Albeit, the implicit feedback based recommendation problem - when only the user history is available but there are no ratings - is the most typical setting in real-world applications, it is much less researched than the explicit feedback case. State-of-the-art algorithms that are efficient on the explicit case cannot be straightforwardly transformed to the implicit case if scalability should be maintained. There are few if any implicit feedback benchmark datasets, therefore new ideas are usually experimented on explicit benchmarks. In this paper, we propose a generic context-aware implicit feedback recommender algorithm, coined iTALS. iTALS apply a fast, ALS-based tensor factorization learning method that scales linearly with the number of non-zero elements in the tensor.

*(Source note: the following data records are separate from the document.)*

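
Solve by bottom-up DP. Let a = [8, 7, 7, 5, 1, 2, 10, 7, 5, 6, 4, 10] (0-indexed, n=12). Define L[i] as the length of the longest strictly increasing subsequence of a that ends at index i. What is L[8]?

3

   i    0    1    2    3    4    5    6    7    8    9   10   11
a[i]    8    7    7    5    1    2   10    7    5    6    4   10
L[i]    1    1    1    1    1    2    3    3    3    4    3    5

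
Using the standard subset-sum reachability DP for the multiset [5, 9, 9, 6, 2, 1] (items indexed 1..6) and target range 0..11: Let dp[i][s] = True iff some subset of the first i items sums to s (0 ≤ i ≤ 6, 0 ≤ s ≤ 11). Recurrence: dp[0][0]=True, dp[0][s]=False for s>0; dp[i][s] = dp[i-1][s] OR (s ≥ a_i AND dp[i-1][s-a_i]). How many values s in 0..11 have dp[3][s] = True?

i\s   0   1   2   3   4   5   6   7   8   9  10  11
  0   T   F   F   F   F   F   F   F   F   F   F   F
  1   T   F   F   F   F   T   F   F   F   F   F   F
  2   T   F   F   F   F   T   F   F   F   T   F   F
  3   T   F   F   F   F   T   F   F   F   T   F   F
  4   T   F   F   F   F   T   T   F   F   T   F   T
  5   T   F   T   F   F   T   T   T   T   T   F   T
  6   T   T   T   T   F   T   T   T   T   T   T   T

3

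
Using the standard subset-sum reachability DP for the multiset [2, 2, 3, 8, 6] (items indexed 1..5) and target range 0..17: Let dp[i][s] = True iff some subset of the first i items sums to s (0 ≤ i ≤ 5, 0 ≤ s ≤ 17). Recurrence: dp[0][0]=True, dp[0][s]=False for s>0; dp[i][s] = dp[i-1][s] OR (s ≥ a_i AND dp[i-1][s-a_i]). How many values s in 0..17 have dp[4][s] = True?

12

i\s   0   1   2   3   4   5   6   7   8   9  10  11  12  13  14  15  16  17
  0   T   F   F   F   F   F   F   F   F   F   F   F   F   F   F   F   F   F
  1   T   F   T   F   F   F   F   F   F   F   F   F   F   F   F   F   F   F
  2   T   F   T   F   T   F   F   F   F   F   F   F   F   F   F   F   F   F
  3   T   F   T   T   T   T   F   T   F   F   F   F   F   F   F   F   F   F
  4   T   F   T   T   T   T   F   T   T   F   T   T   T   T   F   T   F   F
  5   T   F   T   T   T   T   T   T   T   T   T   T   T   T   T   T   T   T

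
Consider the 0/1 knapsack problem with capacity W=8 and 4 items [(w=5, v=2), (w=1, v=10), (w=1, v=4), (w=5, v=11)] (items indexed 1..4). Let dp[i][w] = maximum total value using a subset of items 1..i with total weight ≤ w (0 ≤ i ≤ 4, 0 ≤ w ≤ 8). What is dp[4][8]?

i\w   0   1   2   3   4   5   6   7   8
  0   0   0   0   0   0   0   0   0   0
  1   0   0   0   0   0   2   2   2   2
  2   0  10  10  10  10  10  12  12  12
  3   0  10  14  14  14  14  14  16  16
  4   0  10  14  14  14  14  21  25  25

25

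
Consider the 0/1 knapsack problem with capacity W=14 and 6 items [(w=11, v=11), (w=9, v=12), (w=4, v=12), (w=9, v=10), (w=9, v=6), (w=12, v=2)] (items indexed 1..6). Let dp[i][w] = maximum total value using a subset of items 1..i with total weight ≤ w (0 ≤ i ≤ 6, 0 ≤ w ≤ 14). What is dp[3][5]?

12

i\w   0   1   2   3   4   5   6   7   8   9  10  11  12  13  14
  0   0   0   0   0   0   0   0   0   0   0   0   0   0   0   0
  1   0   0   0   0   0   0   0   0   0   0   0  11  11  11  11
  2   0   0   0   0   0   0   0   0   0  12  12  12  12  12  12
  3   0   0   0   0  12  12  12  12  12  12  12  12  12  24  24
  4   0   0   0   0  12  12  12  12  12  12  12  12  12  24  24
  5   0   0   0   0  12  12  12  12  12  12  12  12  12  24  24
  6   0   0   0   0  12  12  12  12  12  12  12  12  12  24  24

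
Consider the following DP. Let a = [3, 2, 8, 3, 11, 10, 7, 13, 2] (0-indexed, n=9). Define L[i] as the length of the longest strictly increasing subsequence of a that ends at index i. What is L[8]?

1

   i    0    1    2    3    4    5    6    7    8
a[i]    3    2    8    3   11   10    7   13    2
L[i]    1    1    2    2    3    3    3    4    1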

The method also allows us to incorporate diverse context information into the model while maintaining its computational efficiency. In particular, we present two such context-aware implementation variants of iTALS. The first incorporates seasonality and enables to distinguish user behavior in different time intervals. The other views the user history as sequential information and has the ability to recognize usage pattern typical to certain group of items, e.g. to automatically tell apart product types or categories that are typically purchased repetitively (collectibles, grocery goods) or once (household appliances). Experiments performed on three implicit datasets (two proprietary ones and an implicit variant of the Netflix dataset) show that by integrating context-aware information with our factorization framework into the state-of-the-art implicit recommender algorithm the recommendation quality improves significantly.